Rod Fetters stands in front of the Lego house constructed in six-and-a-half hours by Castle Rock Homes, using Lego-like ICF blocks in Waddell.

“Most certainly the Air Force prepared me for success by teaching me leadership skills and accountability for my actions,” he said. “You can go as far in your career and life as you choose to.”

However, managing the attitudes around change was one of the most profound challenges that the Air Force taught Gary, and he carried this knowledge into his business.

“I saw several changes in my 21 years in the Air Force, and it was never about managing the changes, it was more about managing the attitudes around the changes that was the challenge,” he said. “This knowledge has been a big help in our business. If you don’t meet the challenge of change head on, you get left behind. I give much gratitude to the Air Force for teaching me this principle.”

Rod also felt strongly that success in the Air Force paralleled success in building homes.

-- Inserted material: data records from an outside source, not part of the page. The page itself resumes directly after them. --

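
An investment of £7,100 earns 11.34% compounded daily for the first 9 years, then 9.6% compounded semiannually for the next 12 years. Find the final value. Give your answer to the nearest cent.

£60,687.78

After 9 years at 11.34%: 7,100 × 2.7744193729 ≈ 19,698.3775.
Then 12 years at 9.6%: 19,698.3775 × 3.0808516286 ≈ 60,687.7785.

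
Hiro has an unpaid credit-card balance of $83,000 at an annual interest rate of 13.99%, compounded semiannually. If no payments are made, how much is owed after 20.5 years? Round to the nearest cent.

Growth factor = (1 + 0.06995)^41 ≈ 15.99200092134.
A ≈ 83,000 × 15.99200092134 ≈ 1,327,336.0765.

$1,327,336.08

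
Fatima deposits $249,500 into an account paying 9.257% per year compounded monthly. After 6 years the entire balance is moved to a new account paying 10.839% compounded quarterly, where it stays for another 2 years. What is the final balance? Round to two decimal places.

$537,346.14

After 6 years at 9.257%: 249,500 × 1.73896246832 ≈ 433,871.1358.
Then 2 years at 10.839%: 433,871.1358 × 1.23849248882 ≈ 537,346.1429.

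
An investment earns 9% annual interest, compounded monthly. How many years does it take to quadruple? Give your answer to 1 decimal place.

15.5 years

(1 + 0.0075)^(12t) = 4.
12t = ln 4 / ln(1 + 0.0075) ≈ 1.3863/0.00747201 ≈ 185.5315.
t ≈ 15.4610.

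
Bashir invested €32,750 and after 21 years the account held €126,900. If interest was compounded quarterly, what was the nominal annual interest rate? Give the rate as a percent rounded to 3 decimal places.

6.502%

The 84-period growth factor is 126,900/32,750 = 3.87481.
r/4 = 3.87481^(1/84) − 1 ≈ 0.0162557, so r ≈ 4·0.0162557 = 6.50227%.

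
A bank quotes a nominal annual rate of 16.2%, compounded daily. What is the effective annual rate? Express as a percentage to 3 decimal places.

17.582%

One year is 365 periods at 0.000443836 each: (1 + 0.000443836)^365 ≈ 1.175818.
EAR = 1.175818 − 1 ≈ 17.58180%.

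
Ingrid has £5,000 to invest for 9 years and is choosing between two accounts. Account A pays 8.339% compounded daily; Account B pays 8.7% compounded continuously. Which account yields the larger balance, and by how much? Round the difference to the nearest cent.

Account B, by £350.64

Account A growth factor: (1 + 0.08339/365)^3285 ≈ 2.1178984082; balance ≈ 10,589.4920.
Account B growth factor: e^(0.087·9) = e^0.783 ≈ 2.1880265087; balance ≈ 10,940.1325.
Account B is larger by 350.6405.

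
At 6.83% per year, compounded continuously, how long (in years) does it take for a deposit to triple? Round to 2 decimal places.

e^(0.0683t) = 3, so 0.0683t = ln 3 ≈ 1.0986.
t ≈ 1.0986/0.0683 ≈ 16.0851.

16.09 years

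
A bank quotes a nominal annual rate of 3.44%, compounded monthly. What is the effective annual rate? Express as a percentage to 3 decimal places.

3.495%

One year is 12 periods at 0.00286667 each: (1 + 0.00286667)^12 ≈ 1.034948.
EAR = 1.034948 − 1 ≈ 3.49476%.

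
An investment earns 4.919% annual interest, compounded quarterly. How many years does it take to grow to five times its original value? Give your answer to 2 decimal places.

32.92 years

(1 + 0.0122975)^(4t) = 5.
4t = ln 5 / ln(1 + 0.0122975) ≈ 1.6094/0.0122225 ≈ 131.6783.
t ≈ 32.9196.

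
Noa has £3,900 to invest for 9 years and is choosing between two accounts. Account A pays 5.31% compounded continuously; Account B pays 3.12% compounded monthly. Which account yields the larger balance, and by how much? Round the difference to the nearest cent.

Account A growth factor: e^(0.0531·9) = e^0.4779 ≈ 1.612684207; balance ≈ 6,289.4684.
Account B growth factor: (1 + 0.0026)^108 ≈ 1.323706282; balance ≈ 5,162.4545.
Account A is larger by 1,127.0139.

Account A, by £1,127.01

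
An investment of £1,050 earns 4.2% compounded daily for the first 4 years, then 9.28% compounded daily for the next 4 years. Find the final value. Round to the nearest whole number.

Phase 1: 1,050·(1 + 0.042/365)^1460 ≈ 1,242.0714.
Phase 2: 1,242.0714·(1 + 0.0928/365)^1460 ≈ 1,800.2640.

£1,800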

“Success in building custom homes is no different than success in the military,” he said. “They both share the same core values of integrity, service before self and excellence in everything we do and build.”

Gary, a St. Joseph, Missouri, native, was stationed at Luke in 1993 and decided to stay in the Phoenix area and start the business after his retirement. Rod is also is a native of St. Joseph and has lived in the Phoenix area for 18 years.

Both brothers said it was exciting to serve their final four years together at Luke.

Gary and Rod’s business, Castle Rock Homes, has built more than 100 homes and insulated concrete form structures including churches, fire stations and 911 call centers.

Castle Rock Homes has built more than 100 homes and insulated concrete form structures including churches, fire stations and 911 call centers. ICF structures offer one of the highest energy-efficient products available. The brothers took on the challenge of building a Lego-style home in one day in Waddell, as a fundraiser for the Special Olympics Arizona – Palo Verde Chapter.

ICF structures offer one of the highest energy-efficient products available.

The brothers took on the ultimate challenge by constructing a Lego home in one day, on Oct. 16 in Waddell.

“The idea was born six years ago,” Gary said. “We started comparing insulated concrete forms to Legos and the thought to build a Lego-like house became a reality.”

The project has another side, in that it will raise money for the Special Olympics Arizona — Palo Verde Chapter, Gary said.

Gary has been married for 33 years and has three adult children. His oldest son served four years in the Marines. He expressed a profound sense of gratitude.

“We feel God blessed our lives with a final duty assignment at Luke, which later provided us an opportunity to start a business,” he said. “Many times I reflect on the opportunities the Air Force provided me.”